29 Ekim 2021 00:41

Erdoğan-Biden: Roma olmadı, Glasgow inş. cnm. ya!

Erdoğan ve Biden

Erdoğan fotoğrafı: DHA, Biden fotoğrafı: jlhervàs/Flickr (CC BY 2.0)

Paylaş

Daha önce ABD Başkanı Biden ile 30-31 Ekim’de Roma’daki G20 zirvesinde görüşeceği açıklanan Cumhurbaşkanı Erdoğan, bu görüşmenin büyük ihtimalle Roma’da değil, Glasgow’daki iklim zirvesinde olacağını söyledi. Ancak Beyaz Saray Sözcüsü Jen Psaki’nin Biden’ın Avrupa programıyla ilgili “Programda boşluklar var, ikili görüşmelere ilişkin programa son halini vermeye çalışıyoruz.

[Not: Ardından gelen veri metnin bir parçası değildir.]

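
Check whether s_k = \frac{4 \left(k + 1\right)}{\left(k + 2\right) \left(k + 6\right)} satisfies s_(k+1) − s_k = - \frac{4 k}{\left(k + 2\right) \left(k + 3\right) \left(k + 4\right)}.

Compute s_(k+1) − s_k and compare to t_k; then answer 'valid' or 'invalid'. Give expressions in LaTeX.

s_(k+1) = 4*(k + 2)/((k + 3)*(k + 7))
s_(k+1) − s_k = 4*(-k**2 - 3*k + 3)/(k**4 + 18*k**3 + 113*k**2 + 288*k + 252)
(s_(k+1) − s_k) − t_k = 12*(2*k**2 + 11*k + 4)/(k**5 + 22*k**4 + 185*k**3 + 740*k**2 + 1404*k + 1008)

Invalid: residual \frac{12 \left(2 k^{2} + 11 k + 4\right)}{k^{5} + 22 k^{4} + 185 k^{3} + 740 k^{2} + 1404 k + 1008} ≠ 0.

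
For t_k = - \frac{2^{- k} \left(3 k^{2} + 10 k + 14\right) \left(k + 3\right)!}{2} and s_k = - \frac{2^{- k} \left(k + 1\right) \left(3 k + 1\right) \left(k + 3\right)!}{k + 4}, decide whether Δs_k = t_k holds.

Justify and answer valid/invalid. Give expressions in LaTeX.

Invalid: residual \frac{3 \cdot 2^{- k} \left(3 k^{3} + 22 k^{2} + 48 k + 54\right) \left(k + 3\right)!}{2 \left(k + 4\right) \left(k + 5\right)} ≠ 0.

s_(k+1) = -(k + 2)*(3*k + 4)*factorial(k + 4)/(2*2**k*(k + 5))
s_(k+1) − s_k = -(3*k**4 + 28*k**3 + 98*k**2 + 182*k + 118)*factorial(k + 3)/(2*2**k*(k + 4)*(k + 5))
(s_(k+1) − s_k) − t_k = 3*(3*k**3 + 22*k**2 + 48*k + 54)*factorial(k + 3)/(2*2**k*(k + 4)*(k + 5))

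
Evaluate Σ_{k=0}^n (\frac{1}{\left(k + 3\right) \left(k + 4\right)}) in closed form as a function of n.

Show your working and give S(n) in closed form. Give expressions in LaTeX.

The ratio is (k + 3)/(k + 5).
So A=k + 3 and B=k + 5, with C=1.
f must satisfy (k + 3)·f(k+1) − (k + 4)·f(k) = 1.
Bound: deg f ≤ 1.
Solve for f: f(k) = k/3 (degree 1 ≤ 1).
Then R = B(k−1)f/C = k*(k + 4)/3, so s_k = R(k)·t_k = k/(3*(k + 3)).
Δs = 1/(k**2 + 7*k + 12), as required.
Σ_(k=0)^n t_k = s_(n+1) − s_(0) = ((n + 1)/(3*(n + 4))) − (0), i.e. (n + 1)/(3*(n + 4)).

S(n) = \frac{n + 1}{3 \left(n + 4\right)}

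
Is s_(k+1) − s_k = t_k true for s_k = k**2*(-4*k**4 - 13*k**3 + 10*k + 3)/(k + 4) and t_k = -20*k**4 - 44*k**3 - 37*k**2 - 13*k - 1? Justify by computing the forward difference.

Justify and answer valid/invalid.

Invalid: residual (16*k**5 + 123*k**4 + 216*k**3 + 162*k**2 + 53*k + 4)/(k**2 + 9*k + 20) ≠ 0.

s_(k+1) = (k + 1)**2*(10*k - 4*(k + 1)**4 - 13*(k + 1)**3 + 13)/(k + 5)
s_(k+1) − s_k = 2*(-10*k**6 - 104*k**5 - 355*k**4 - 505*k**3 - 348*k**2 - 108*k - 8)/(k**2 + 9*k + 20)
(s_(k+1) − s_k) − t_k = (16*k**5 + 123*k**4 + 216*k**3 + 162*k**2 + 53*k + 4)/(k**2 + 9*k + 20)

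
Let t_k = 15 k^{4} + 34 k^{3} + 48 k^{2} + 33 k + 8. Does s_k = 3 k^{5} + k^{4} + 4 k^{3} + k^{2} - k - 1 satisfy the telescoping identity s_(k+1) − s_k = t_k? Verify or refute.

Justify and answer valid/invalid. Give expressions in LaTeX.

Valid — Δs_k = t_k.

s_(k+1) = 3*k**5 + 16*k**4 + 38*k**3 + 49*k**2 + 32*k + 7
s_(k+1) − s_k = 15*k**4 + 34*k**3 + 48*k**2 + 33*k + 8
(s_(k+1) − s_k) − t_k = 0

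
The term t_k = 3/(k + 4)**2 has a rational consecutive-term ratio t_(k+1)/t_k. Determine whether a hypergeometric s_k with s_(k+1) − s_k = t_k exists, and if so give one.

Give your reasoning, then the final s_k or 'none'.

none (Gosper's algorithm certifies no s_k)

Ratio r(k) = (k + 4)**2/(k + 5)**2.
So A=k**2 + 8*k + 16 and B=k**2 + 10*k + 25, with C=1.
Set up (k**2 + 8*k + 16)·f(k+1) − (k**2 + 8*k + 16)·f(k) − (1) = 0.
deg f ≤ 0 (via 2,2,0).
f = c0 ⇒ A·f(k+1) − B(k−1)·f(k) − C = -1. The system {-1 = 0} is inconsistent; no antidifference.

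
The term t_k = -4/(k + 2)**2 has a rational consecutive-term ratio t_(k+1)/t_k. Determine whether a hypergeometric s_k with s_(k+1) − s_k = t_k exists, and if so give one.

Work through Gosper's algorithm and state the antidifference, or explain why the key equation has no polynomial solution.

none — t_k is not Gosper-summable

The ratio is (k + 2)**2/(k + 3)**2.
So A=k**2 + 4*k + 4 and B=k**2 + 6*k + 9, with C=1.
Need (k**2 + 4*k + 4)·f(k+1) − (k**2 + 4*k + 4)·f(k) = 1.
d = 0 from the (2,2,0) case.
Generic f = c0 gives residual -1; -1 = 0 cannot hold, so t_k is not Gosper-summable.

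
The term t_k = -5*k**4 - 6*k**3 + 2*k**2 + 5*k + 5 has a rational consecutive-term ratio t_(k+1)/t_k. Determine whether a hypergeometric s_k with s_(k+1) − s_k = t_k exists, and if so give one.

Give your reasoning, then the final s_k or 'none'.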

Bildiğiniz üzere Biden Türk mevkidaşı ile ilk yurt dışı ziyaretinde haziranda bir araya geldi. Şu anda tahmine açık çok şey var. Umarım her geçen gün daha çok detayı netleştirmiş oluruz” açıklaması Glasgow’daki görüşme konusunda da soru işaretlerinin oluşmasına neden oldu.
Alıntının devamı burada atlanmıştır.